Coube ao mesmo Aravena a curadoria da última Bienal de Arquitetura de Veneza, no ano passado, que intitulou Reporting from the Front. Na mostra, o chileno destacou exemplos arquitetônicos que propunham resolver problemas reais do mundo, dando ênfase a atuações em países subdesenvolvidos. Nada de edifícios vistosos para instituições demonstrarem poder, o que passou a interessar eram intervenções simples mas engenhosas, que pudessem prover soluções.
Até como reação aos alertas do ano de 2016 – em que o cargo mais poderoso do mundo saiu das mãos de um estadista respeitado para um empreendedor que fez fortuna no mercado imobiliário –, o statement da próxima edição da Bienal questiona a postura ética do arquiteto e do urbanista ao atuar no mundo, seja qual for a escala e o alcance. Freespace, como foi batizada a Bienal de 2018, tem curadoria dos irlandeses Yvonne Farrell e Shelley McNamara e defende colocar a “generosidade do espírito e o senso de humanidade no centro da agenda arquitetônica, com foco na qualidade do espaço em si”.
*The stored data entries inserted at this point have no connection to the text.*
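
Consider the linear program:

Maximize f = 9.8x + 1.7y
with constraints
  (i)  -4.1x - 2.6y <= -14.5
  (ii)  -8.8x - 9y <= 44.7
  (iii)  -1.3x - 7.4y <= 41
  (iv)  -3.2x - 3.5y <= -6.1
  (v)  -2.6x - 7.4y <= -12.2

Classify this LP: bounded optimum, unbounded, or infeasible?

unbounded

From the feasible point (3779/1179, 616/1179), moving in the direction (7.4, -1.3) keeps every constraint satisfied while f increases without bound.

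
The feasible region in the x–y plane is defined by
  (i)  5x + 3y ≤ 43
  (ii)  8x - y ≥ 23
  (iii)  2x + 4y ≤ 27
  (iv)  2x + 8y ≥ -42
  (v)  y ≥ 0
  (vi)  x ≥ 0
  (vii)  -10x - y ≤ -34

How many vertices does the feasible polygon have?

5

Pairwise boundary intersections that survive every other constraint:
  (13/2, 7/2)
  (43/5, 0)
  (7/2, 5)
  (19/6, 7/3)
  (17/5, 0)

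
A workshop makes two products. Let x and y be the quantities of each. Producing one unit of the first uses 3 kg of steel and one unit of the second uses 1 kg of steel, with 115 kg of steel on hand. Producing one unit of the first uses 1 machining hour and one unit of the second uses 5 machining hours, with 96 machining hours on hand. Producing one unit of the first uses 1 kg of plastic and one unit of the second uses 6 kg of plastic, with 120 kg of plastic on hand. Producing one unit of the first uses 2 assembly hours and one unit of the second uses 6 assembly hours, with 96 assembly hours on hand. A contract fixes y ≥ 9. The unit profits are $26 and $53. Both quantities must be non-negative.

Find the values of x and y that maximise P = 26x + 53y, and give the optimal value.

Feasible corners and P = 26x + 53y:
  (0, 16) → P = 848
  (0, 9) → P = 477
  (21, 9) → P = 1023

x = 21, y = 9, maximum P = 1023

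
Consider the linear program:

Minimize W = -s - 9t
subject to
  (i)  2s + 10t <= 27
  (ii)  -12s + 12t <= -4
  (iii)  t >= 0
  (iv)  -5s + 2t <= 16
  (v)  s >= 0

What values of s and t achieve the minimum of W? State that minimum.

Corner points and W = -s - 9t:
  (91/36, 79/36) → W = -401/18
  (27/2, 0) → W = -27/2
  (1/3, 0) → W = -1/3

At the optimal vertex, 2s + 10t = 27 and -12s + 12t = -4.
Solving simultaneously gives s = 91/36, t = 79/36.

s = 91/36, t = 79/36, minimum W = -401/18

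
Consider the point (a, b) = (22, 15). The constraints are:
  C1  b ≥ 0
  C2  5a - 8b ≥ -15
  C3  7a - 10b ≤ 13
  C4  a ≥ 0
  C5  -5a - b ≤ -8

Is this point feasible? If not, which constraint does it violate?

C1: 15 ≥ 0 ✓
C2: -10 ≥ -15 ✓
C3: 4 ≤ 13 ✓
C4: 22 ≥ 0 ✓
C5: -125 ≤ -8 ✓

feasible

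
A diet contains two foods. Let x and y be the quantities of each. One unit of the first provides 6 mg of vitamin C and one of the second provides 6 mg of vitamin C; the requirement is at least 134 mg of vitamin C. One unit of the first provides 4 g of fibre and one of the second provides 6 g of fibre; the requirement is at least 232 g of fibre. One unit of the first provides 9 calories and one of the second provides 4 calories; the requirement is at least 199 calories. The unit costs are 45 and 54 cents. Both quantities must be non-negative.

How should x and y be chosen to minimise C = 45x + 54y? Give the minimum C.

Extreme points and C = 45x + 54y:
  (0, 199/4) → C = 5373/2
  (58, 0) → C = 2610
  (7, 34) → C = 2151
The feasible region is unbounded (it extends along (0, 1), (1, 0)), but C strictly increases along every unbounded feasible direction, so there is no improving ray and the minimum is attained at a vertex.

The binding constraints are 4x + 6y = 232 and 9x + 4y = 199.
Solving simultaneously gives x = 7, y = 34.

x = 7, y = 34, minimum C = 2151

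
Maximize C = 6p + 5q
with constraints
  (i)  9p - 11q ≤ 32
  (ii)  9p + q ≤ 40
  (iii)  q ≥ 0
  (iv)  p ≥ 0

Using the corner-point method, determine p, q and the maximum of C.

p = 0, q = 40, maximum C = 200

Corner points and C = 6p + 5q:
  (118/27, 2/3) → C = 266/9
  (32/9, 0) → C = 64/3
  (0, 40) → C = 200
  (0, 0) → C = 0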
Pois é, cadê os edifícios icônicos? Eles saíram da pauta há alguns anos. Hoje discutem-se mais questões ambientais (o banalizado termo sustentabilidade), mobilidade urbana ou a criação de novos usos para antigas edificações industriais. Seguindo os parâmetros colocados pelo próprio prefeito para sua gestão – buscar o que há de mais inovador no mundo e trazer para São Paulo –, vemos que a ambição de Doria por ícones na cidade flerta com o démodé. Construir prédios icônicos como sinônimos de “pensar grande” tem ares do pensamento da década passada. Os gostos e espíritos de época mudam – e, neste caso, saímos de um período de desvarios estéticos e financeiros para focarmos em questões mais respeitáveis e atemporais. Caso uma administração municipal paute-se por uma disputa de cidades globais, pode-se cair na armadilha de tratar assuntos sérios da vida dos cidadãos tais como um concurso de beleza. Cada concorrente coloca muita maquiagem e o vestido mais esvoaçante. Mas é tudo aparência. Ou truque.
Ao sugerir novos marcos, podemos ainda estar ignorando algo de muito particular ao próprio caráter de São Paulo: talvez o charme da pauliceia é ser mesmo uma cidade iconoclasta.